Le monde du jeu vidéo en est particulièrement friand. Les concepteurs misent ainsi sur l’importance du psychologique, de l’émotion… Comment bousculer le spectateur, le saisir ? La déstabilisation, l’illusion de l’image (Judith Guez, Anabela Costa), des sens (gobelets, magie augmentée Moulla, cinéma sensitif de Tamas Waliczky cité par Shaw…) sont au cœur des dispositifs. « L’illusion est une jeu qui demeure quand bien même on sait que l’objet n’est pas réel » (Kant cité par Anabela Costa [7]). L’idée, pour certains, est de confronter l’Homme à ses propres responsabilités, à ce qui fait la trame de son existence (le refoulé comme les jolis souvenirs). Il est en revanche difficile de passer de la confrontation à l’entraide. La position est souvent individualiste quand bien même le jeu fait appel à plusieurs personnes.

Conférences

Jeffrey Shaw et Maurice Benayoun, deux stars de l'art numérique.

Les cycles de conférence, en parallèle à la manifestation, réitèrent chaque année l’importance de lier la main et l’esprit. Conférenciers, qu’ils soient chercheurs ou artistes, sont sur la même longueur d’onde : importance de la sensibilité sensitive, toujours importance de la relation au public, de l’interaction, de l’expérimentation ; du rapport aussi à des mondes parallèles, à l’au-delà, l’introspection, la contemplation (lola), les fantômes, la mort (Balthazar auxiètre), la finitude (Escin) (jeu immersif Ghost Invaders à Saint-Denis). Certains posent la question - qui pour le coup est millénaire - de ce qu’est la représentation, la connaissance. Pour beaucoup le virtuel est un monde illimité mais pour d’autres (lola) il correspond davantage à l’idée d’un espace restreint, voire pauvre par rapport à la richesse du monde réel.

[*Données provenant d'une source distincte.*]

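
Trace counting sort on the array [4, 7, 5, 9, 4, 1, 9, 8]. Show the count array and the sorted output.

Count array: [0, 1, 0, 0, 2, 1, 0, 1, 1, 2]
(count[i] = number of elements equal to i)
Cumulative count: [0, 1, 1, 1, 3, 4, 4, 5, 6, 8]
Sorted: [1, 4, 4, 5, 7, 8, 9, 9]


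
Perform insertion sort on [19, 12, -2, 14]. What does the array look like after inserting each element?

First element 19 is already 'sorted'
Insert 12: shifted 1 elements -> [12, 19, -2, 14]
Insert -2: shifted 2 elements -> [-2, 12, 19, 14]
Insert 14: shifted 1 elements -> [-2, 12, 14, 19]


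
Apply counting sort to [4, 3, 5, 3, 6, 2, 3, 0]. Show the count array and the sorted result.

Count array: [1, 0, 1, 3, 1, 1, 1]
(count[i] = number of elements equal to i)
Cumulative count: [1, 1, 2, 5, 6, 7, 8]
Sorted: [0, 2, 3, 3, 3, 4, 5, 6]


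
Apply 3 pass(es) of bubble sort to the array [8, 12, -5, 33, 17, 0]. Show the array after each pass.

After pass 1: [8, -5, 12, 17, 0, 33] (3 swaps)
After pass 2: [-5, 8, 12, 0, 17, 33] (2 swaps)
After pass 3: [-5, 8, 0, 12, 17, 33] (1 swaps)
Total swaps: 6


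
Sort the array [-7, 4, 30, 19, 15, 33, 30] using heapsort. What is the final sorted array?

Build heap: [33, 19, 30, 4, 15, -7, 30]
Extract 33: [30, 19, 30, 4, 15, -7, 33]
Extract 30: [30, 19, -7, 4, 15, 30, 33]
Extract 30: [19, 15, -7, 4, 30, 30, 33]
Extract 19: [15, 4, -7, 19, 30, 30, 33]
Extract 15: [4, -7, 15, 19, 30, 30, 33]
Extract 4: [-7, 4, 15, 19, 30, 30, 33]


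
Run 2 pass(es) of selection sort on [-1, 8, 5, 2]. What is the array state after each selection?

Pass 1: Select minimum -1 at index 0, swap -> [-1, 8, 5, 2]
Pass 2: Select minimum 2 at index 3, swap -> [-1, 2, 5, 8]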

Le virtuel comme potentiel illimité de l’imaginaire ou comme restriction du réel ?

Conclusion

Si des phénomènes qui semblent paranormaux se sont manifestés à Laval il se pourrait qu’ils deviennent un jour réalité. Vont-ils bousculer le monde d>u cinéma, de l’image…, qui par ailleurs semble parfois se cloner, sans recherche d’originalité (Anabela) ?

Quel sera le futur du cinéma (Shaw) ? sera-t-il participatif (Marco) ? se mélangera-t-il  avec le jeu vidéo (Balthazar) ? L’anti-cinéma se profile (stabilisation de l’image en mouvement (machine à sous d’Inami) ?

Bref les enjeux de l’image, du mouvement et du temps… sont toujours d’actualité.

Elise Aspord

[1] Soirée de remise des prix, jeudi29 mars.

[2] Conférence du samedi 31 mars et du dimanche 1er avril.

[3] Voir la prestation de Moulla, jeudi 29 mars.

[4] Conf. Du jeudi 29 mars (matin).

[5] Conf. Du jeudi 29 mars (après-midi).

[6] ou le non-toucher (scalpel d’Inami, Siggraph ?).

[7] Conf. Du jeudi 29 mars (après-midi).